Defence

Leonardo remains special watch with Iran war, Citi raises price target

New target at EUR 60, from EUR 48.40 previously. "Updated estimates reflect higher Eurofighter deliveries". Business house confirms Neutral rating

by Laura Bonadies

2' min read

Translated by AI
Versione italiana

2' min read

Translated by AI
Versione italiana

(Il Sole 24 Ore Radiocor) - Leonardo in Piazza Affari (FTSE MIB) just below par, after performing well on the eve of the day, with the warming of the war in the Middle East generally rewarding defence stocks. Citi has decided to raise its target price to €60 from the previous €48.40 on Leonardo. The business house confirms the Neutral rating. Going into detail, following the 2025 results and in view of the Business Plan update (on 12 March), 'we update our profit forecasts by 7-8%, increasing cash conversion to around 90%'.

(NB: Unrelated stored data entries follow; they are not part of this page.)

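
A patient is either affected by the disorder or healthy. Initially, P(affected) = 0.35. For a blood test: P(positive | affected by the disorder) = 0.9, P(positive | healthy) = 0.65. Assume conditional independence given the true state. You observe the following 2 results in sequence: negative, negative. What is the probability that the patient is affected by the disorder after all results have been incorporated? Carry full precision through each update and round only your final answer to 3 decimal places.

0.042

Apply Bayes' rule sequentially, carrying P(affected) forward.
After 'negative': P(affected) = 0.1·0.3500 / (0.1·0.3500 + 0.35·0.6500) ≈ 0.1333
After 'negative': P(affected) = 0.1·0.1333 / (0.1·0.1333 + 0.35·0.8667) ≈ 0.0421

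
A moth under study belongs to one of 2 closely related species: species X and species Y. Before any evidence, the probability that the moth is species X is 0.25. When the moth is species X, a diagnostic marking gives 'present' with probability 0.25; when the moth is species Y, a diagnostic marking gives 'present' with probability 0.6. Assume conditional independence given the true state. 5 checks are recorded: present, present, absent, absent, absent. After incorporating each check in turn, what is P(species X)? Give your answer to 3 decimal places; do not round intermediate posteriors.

0.276

After 'present': P(species X) = 0.25·0.2500 / (0.25·0.2500 + 0.6·0.7500) ≈ 0.1220
After 'present': P(species X) = 0.25·0.1220 / (0.25·0.1220 + 0.6·0.8780) ≈ 0.0547
After 'absent': P(species X) = 0.75·0.0547 / (0.75·0.0547 + 0.4·0.9453) ≈ 0.0979
After 'absent': P(species X) = 0.75·0.0979 / (0.75·0.0979 + 0.4·0.9021) ≈ 0.1691
After 'absent': P(species X) = 0.75·0.1691 / (0.75·0.1691 + 0.4·0.8309) ≈ 0.2761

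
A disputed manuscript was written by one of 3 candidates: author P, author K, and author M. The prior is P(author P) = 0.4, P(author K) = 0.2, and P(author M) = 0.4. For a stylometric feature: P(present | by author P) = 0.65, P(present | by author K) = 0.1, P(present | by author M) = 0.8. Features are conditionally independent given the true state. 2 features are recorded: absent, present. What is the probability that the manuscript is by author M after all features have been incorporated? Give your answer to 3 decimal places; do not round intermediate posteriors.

Each posterior becomes the prior for the next update.
After 'absent': normaliser = 0.35·0.4000 + 0.9·0.2000 + 0.2·0.4000; P(author P) ≈ 0.3500, P(author K) ≈ 0.4500, P(author M) ≈ 0.2000
After 'present': normaliser = 0.65·0.3500 + 0.1·0.4500 + 0.8·0.2000; P(author P) ≈ 0.5260, P(author K) ≈ 0.1040, P(author M) ≈ 0.3699

0.370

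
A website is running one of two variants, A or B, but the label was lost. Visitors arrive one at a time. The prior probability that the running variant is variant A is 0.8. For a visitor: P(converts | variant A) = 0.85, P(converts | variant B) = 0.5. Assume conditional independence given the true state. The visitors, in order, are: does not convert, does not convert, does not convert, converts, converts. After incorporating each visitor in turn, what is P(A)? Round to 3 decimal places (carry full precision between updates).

0.238

After 'does not convert': P(A) = 0.15·0.8000 / (0.15·0.8000 + 0.5·0.2000) ≈ 0.5455
After 'does not convert': P(A) = 0.15·0.5455 / (0.15·0.5455 + 0.5·0.4545) ≈ 0.2647
After 'does not convert': P(A) = 0.15·0.2647 / (0.15·0.2647 + 0.5·0.7353) ≈ 0.0975
After 'converts': P(A) = 0.85·0.0975 / (0.85·0.0975 + 0.5·0.9025) ≈ 0.1551
After 'converts': P(A) = 0.85·0.1551 / (0.85·0.1551 + 0.5·0.8449) ≈ 0.2379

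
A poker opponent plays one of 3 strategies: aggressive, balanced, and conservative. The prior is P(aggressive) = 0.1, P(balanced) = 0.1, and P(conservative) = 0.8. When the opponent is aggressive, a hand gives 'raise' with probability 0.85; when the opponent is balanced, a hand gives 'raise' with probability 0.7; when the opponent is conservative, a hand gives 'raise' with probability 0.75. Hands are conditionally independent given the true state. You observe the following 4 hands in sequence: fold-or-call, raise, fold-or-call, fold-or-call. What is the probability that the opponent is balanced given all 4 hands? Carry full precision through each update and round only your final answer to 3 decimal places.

After 'fold-or-call': normaliser = 0.15·0.1000 + 0.3·0.1000 + 0.25·0.8000; P(aggressive) ≈ 0.0612, P(balanced) ≈ 0.1224, P(conservative) ≈ 0.8163
After 'raise': normaliser = 0.85·0.0612 + 0.7·0.1224 + 0.75·0.8163; P(aggressive) ≈ 0.0694, P(balanced) ≈ 0.1143, P(conservative) ≈ 0.8163
After 'fold-or-call': normaliser = 0.15·0.0694 + 0.3·0.1143 + 0.25·0.8163; P(aggressive) ≈ 0.0418, P(balanced) ≈ 0.1378, P(conservative) ≈ 0.8203
After 'fold-or-call': normaliser = 0.15·0.0418 + 0.3·0.1378 + 0.25·0.8203; P(aggressive) ≈ 0.0248, P(balanced) ≈ 0.1636, P(conservative) ≈ 0.8116

0.164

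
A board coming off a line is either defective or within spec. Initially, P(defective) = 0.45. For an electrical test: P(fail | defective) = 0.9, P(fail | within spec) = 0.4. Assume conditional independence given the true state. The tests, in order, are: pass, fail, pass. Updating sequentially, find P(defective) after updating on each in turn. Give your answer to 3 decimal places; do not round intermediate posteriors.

After 'pass': P(defective) = 0.1·0.4500 / (0.1·0.4500 + 0.6·0.5500) ≈ 0.1200
After 'fail': P(defective) = 0.9·0.1200 / (0.9·0.1200 + 0.4·0.8800) ≈ 0.2348
After 'pass': P(defective) = 0.1·0.2348 / (0.1·0.2348 + 0.6·0.7652) ≈ 0.0486

0.049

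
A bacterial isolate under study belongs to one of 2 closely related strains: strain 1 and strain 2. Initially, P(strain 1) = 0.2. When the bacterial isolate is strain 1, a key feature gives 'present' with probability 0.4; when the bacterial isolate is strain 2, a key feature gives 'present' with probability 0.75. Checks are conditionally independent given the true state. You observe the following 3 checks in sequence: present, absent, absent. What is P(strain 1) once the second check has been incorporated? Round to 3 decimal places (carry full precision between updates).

After 'present': P(strain 1) = 0.4·0.2000 / (0.4·0.2000 + 0.75·0.8000) ≈ 0.1176
After 'absent': P(strain 1) = 0.6·0.1176 / (0.6·0.1176 + 0.25·0.8824) ≈ 0.2424

0.242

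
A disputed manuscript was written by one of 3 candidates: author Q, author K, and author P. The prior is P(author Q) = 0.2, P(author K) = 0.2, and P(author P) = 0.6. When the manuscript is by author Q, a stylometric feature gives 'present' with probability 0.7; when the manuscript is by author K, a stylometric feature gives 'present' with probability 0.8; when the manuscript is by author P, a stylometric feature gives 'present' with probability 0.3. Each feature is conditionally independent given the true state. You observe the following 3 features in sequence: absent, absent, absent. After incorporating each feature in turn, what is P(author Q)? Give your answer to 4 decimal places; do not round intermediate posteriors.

After 'absent': normaliser = 0.3·0.2000 + 0.2·0.2000 + 0.7·0.6000; P(author Q) ≈ 0.1154, P(author K) ≈ 0.0769, P(author P) ≈ 0.8077
After 'absent': normaliser = 0.3·0.1154 + 0.2·0.0769 + 0.7·0.8077; P(author Q) ≈ 0.0563, P(author K) ≈ 0.0250, P(author P) ≈ 0.9187
After 'absent': normaliser = 0.3·0.0563 + 0.2·0.0250 + 0.7·0.9187; P(author Q) ≈ 0.0254, P(author K) ≈ 0.0075, P(author P) ≈ 0.9671

0.0254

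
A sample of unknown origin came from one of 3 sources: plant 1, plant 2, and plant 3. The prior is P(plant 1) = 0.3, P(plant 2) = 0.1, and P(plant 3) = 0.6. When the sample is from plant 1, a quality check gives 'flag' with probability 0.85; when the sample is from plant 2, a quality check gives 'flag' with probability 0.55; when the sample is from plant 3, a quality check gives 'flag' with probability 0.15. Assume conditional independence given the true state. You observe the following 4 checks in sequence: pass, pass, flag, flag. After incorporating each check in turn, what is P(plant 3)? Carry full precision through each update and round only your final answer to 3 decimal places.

0.470

After 'pass': normaliser = 0.15·0.3000 + 0.45·0.1000 + 0.85·0.6000; P(plant 1) ≈ 0.0750, P(plant 2) ≈ 0.0750, P(plant 3) ≈ 0.8500
After 'pass': normaliser = 0.15·0.0750 + 0.45·0.0750 + 0.85·0.8500; P(plant 1) ≈ 0.0147, P(plant 2) ≈ 0.0440, P(plant 3) ≈ 0.9414
After 'flag': normaliser = 0.85·0.0147 + 0.55·0.0440 + 0.15·0.9414; P(plant 1) ≈ 0.0701, P(plant 2) ≈ 0.1360, P(plant 3) ≈ 0.7940
After 'flag': normaliser = 0.85·0.0701 + 0.55·0.1360 + 0.15·0.7940; P(plant 1) ≈ 0.2350, P(plant 2) ≈ 0.2951, P(plant 3) ≈ 0.4699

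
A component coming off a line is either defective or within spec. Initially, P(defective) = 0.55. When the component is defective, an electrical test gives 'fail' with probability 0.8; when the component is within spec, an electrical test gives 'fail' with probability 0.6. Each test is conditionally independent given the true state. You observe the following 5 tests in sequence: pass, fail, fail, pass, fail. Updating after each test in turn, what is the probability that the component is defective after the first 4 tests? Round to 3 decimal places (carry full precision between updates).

After 'pass': P(defective) = 0.2·0.5500 / (0.2·0.5500 + 0.4·0.4500) ≈ 0.3793
After 'fail': P(defective) = 0.8·0.3793 / (0.8·0.3793 + 0.6·0.6207) ≈ 0.4490
After 'fail': P(defective) = 0.8·0.4490 / (0.8·0.4490 + 0.6·0.5510) ≈ 0.5207
After 'pass': P(defective) = 0.2·0.5207 / (0.2·0.5207 + 0.4·0.4793) ≈ 0.3520

0.352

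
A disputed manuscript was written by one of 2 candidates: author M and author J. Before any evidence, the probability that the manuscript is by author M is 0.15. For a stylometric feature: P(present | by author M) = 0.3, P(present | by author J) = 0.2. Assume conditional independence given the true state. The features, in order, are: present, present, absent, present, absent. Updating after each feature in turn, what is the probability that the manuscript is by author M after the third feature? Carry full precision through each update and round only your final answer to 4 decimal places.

0.2578

Each posterior becomes the prior for the next update.
After 'present': P(author M) = 0.3·0.1500 / (0.3·0.1500 + 0.2·0.8500) ≈ 0.2093
After 'present': P(author M) = 0.3·0.2093 / (0.3·0.2093 + 0.2·0.7907) ≈ 0.2842
After 'absent': P(author M) = 0.7·0.2842 / (0.7·0.2842 + 0.8·0.7158) ≈ 0.2578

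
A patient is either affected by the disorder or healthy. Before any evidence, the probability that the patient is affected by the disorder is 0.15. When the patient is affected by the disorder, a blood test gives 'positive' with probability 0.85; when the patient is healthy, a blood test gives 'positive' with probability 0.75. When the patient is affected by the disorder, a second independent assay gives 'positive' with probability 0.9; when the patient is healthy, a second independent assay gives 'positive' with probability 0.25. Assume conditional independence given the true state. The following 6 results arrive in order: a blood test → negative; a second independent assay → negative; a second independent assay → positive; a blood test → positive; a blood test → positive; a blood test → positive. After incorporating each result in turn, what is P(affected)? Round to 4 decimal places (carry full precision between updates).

0.0689

Apply Bayes' rule sequentially, carrying P(affected) forward.
After a blood test='negative': P(affected) = 0.15·0.1500 / (0.15·0.1500 + 0.25·0.8500) ≈ 0.0957
After a second independent assay='negative': P(affected) = 0.1·0.0957 / (0.1·0.0957 + 0.75·0.9043) ≈ 0.0139
After a second independent assay='positive': P(affected) = 0.9·0.0139 / (0.9·0.0139 + 0.25·0.9861) ≈ 0.0484
After a blood test='positive': P(affected) = 0.85·0.0484 / (0.85·0.0484 + 0.75·0.9516) ≈ 0.0545
After a blood test='positive': P(affected) = 0.85·0.0545 / (0.85·0.0545 + 0.75·0.9455) ≈ 0.0613
After a blood test='positive': P(affected) = 0.85·0.0613 / (0.85·0.0613 + 0.75·0.9387) ≈ 0.0689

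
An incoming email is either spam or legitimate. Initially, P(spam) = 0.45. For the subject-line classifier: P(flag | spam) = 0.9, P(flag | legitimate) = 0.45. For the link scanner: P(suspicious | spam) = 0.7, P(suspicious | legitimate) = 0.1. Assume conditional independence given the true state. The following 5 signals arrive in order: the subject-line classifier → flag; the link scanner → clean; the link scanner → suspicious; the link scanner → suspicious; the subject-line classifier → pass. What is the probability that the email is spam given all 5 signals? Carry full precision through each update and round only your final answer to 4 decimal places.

After the subject-line classifier='flag': P(spam) = 0.9·0.4500 / (0.9·0.4500 + 0.45·0.5500) ≈ 0.6207
After the link scanner='clean': P(spam) = 0.3·0.6207 / (0.3·0.6207 + 0.9·0.3793) ≈ 0.3529
After the link scanner='suspicious': P(spam) = 0.7·0.3529 / (0.7·0.3529 + 0.1·0.6471) ≈ 0.7925
After the link scanner='suspicious': P(spam) = 0.7·0.7925 / (0.7·0.7925 + 0.1·0.2075) ≈ 0.9639
After the subject-line classifier='pass': P(spam) = 0.1·0.9639 / (0.1·0.9639 + 0.55·0.0361) ≈ 0.8293

0.8293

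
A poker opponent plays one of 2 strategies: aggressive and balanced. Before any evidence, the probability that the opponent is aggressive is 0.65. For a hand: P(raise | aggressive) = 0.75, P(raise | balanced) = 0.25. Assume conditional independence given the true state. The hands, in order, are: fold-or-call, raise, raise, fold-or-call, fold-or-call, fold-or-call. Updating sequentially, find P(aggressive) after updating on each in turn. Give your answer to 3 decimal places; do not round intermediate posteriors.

After 'fold-or-call': P(aggressive) = 0.25·0.6500 / (0.25·0.6500 + 0.75·0.3500) ≈ 0.3824
After 'raise': P(aggressive) = 0.75·0.3824 / (0.75·0.3824 + 0.25·0.6176) ≈ 0.6500
After 'raise': P(aggressive) = 0.75·0.6500 / (0.75·0.6500 + 0.25·0.3500) ≈ 0.8478
After 'fold-or-call': P(aggressive) = 0.25·0.8478 / (0.25·0.8478 + 0.75·0.1522) ≈ 0.6500
After 'fold-or-call': P(aggressive) = 0.25·0.6500 / (0.25·0.6500 + 0.75·0.3500) ≈ 0.3824
After 'fold-or-call': P(aggressive) = 0.25·0.3824 / (0.25·0.3824 + 0.75·0.6176) ≈ 0.1711

0.171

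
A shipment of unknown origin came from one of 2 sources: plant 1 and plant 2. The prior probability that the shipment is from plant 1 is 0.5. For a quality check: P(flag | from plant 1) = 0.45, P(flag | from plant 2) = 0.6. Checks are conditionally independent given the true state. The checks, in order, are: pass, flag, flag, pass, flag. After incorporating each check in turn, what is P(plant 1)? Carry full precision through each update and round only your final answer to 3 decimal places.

0.444

After 'pass': P(plant 1) = 0.55·0.5000 / (0.55·0.5000 + 0.4·0.5000) ≈ 0.5789
After 'flag': P(plant 1) = 0.45·0.5789 / (0.45·0.5789 + 0.6·0.4211) ≈ 0.5077
After 'flag': P(plant 1) = 0.45·0.5077 / (0.45·0.5077 + 0.6·0.4923) ≈ 0.4361
After 'pass': P(plant 1) = 0.55·0.4361 / (0.55·0.4361 + 0.4·0.5639) ≈ 0.5154
After 'flag': P(plant 1) = 0.45·0.5154 / (0.45·0.5154 + 0.6·0.4846) ≈ 0.4437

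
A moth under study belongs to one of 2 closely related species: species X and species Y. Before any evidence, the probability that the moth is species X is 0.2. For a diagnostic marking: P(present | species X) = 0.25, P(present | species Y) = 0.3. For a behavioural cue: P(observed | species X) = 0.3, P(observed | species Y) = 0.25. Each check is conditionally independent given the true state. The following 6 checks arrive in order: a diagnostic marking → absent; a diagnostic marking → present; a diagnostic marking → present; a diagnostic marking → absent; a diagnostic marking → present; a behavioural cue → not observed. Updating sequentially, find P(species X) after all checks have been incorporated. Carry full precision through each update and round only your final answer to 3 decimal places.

0.134

Apply Bayes' rule sequentially, carrying P(species X) forward.
After a diagnostic marking='absent': P(species X) = 0.75·0.2000 / (0.75·0.2000 + 0.7·0.8000) ≈ 0.2113
After a diagnostic marking='present': P(species X) = 0.25·0.2113 / (0.25·0.2113 + 0.3·0.7887) ≈ 0.1825
After a diagnostic marking='present': P(species X) = 0.25·0.1825 / (0.25·0.1825 + 0.3·0.8175) ≈ 0.1568
After a diagnostic marking='absent': P(species X) = 0.75·0.1568 / (0.75·0.1568 + 0.7·0.8432) ≈ 0.1662
After a diagnostic marking='present': P(species X) = 0.25·0.1662 / (0.25·0.1662 + 0.3·0.8338) ≈ 0.1424
After a behavioural cue='not observed': P(species X) = 0.7·0.1424 / (0.7·0.1424 + 0.75·0.8576) ≈ 0.1342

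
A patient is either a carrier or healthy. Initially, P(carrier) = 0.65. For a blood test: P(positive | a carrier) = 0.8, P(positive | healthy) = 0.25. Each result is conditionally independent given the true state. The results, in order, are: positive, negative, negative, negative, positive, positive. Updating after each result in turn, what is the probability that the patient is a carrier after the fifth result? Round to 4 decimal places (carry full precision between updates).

After 'positive': P(carrier) = 0.8·0.6500 / (0.8·0.6500 + 0.25·0.3500) ≈ 0.8560
After 'negative': P(carrier) = 0.2·0.8560 / (0.2·0.8560 + 0.75·0.1440) ≈ 0.6131
After 'negative': P(carrier) = 0.2·0.6131 / (0.2·0.6131 + 0.75·0.3869) ≈ 0.2971
After 'negative': P(carrier) = 0.2·0.2971 / (0.2·0.2971 + 0.75·0.7029) ≈ 0.1013
After 'positive': P(carrier) = 0.8·0.1013 / (0.8·0.1013 + 0.25·0.8987) ≈ 0.2650

0.2650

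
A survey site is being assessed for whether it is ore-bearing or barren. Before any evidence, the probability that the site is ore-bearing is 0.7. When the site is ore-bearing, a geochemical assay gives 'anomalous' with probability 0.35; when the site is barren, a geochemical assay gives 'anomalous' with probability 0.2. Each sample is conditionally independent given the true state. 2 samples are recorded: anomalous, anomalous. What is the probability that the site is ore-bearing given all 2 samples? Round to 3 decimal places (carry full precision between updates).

After 'anomalous': P(ore) = 0.35·0.7000 / (0.35·0.7000 + 0.2·0.3000) ≈ 0.8033
After 'anomalous': P(ore) = 0.35·0.8033 / (0.35·0.8033 + 0.2·0.1967) ≈ 0.8772

0.877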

According to Borker, 'our updated estimates reflect an increase in Eurofighter deliveries, 5% sales growth in the Helicopters segment, and the development of Aerostructures due to increased 787 deliveries. We also expect higher Free Cash Flow (FCF), supported by higher customer advances on expected order flows, in a context of increasing European defence spending." Among other things, Leonardo UK has just been awarded a £1 billion contract to supply new medium helicopters to the UK Royal Air Force.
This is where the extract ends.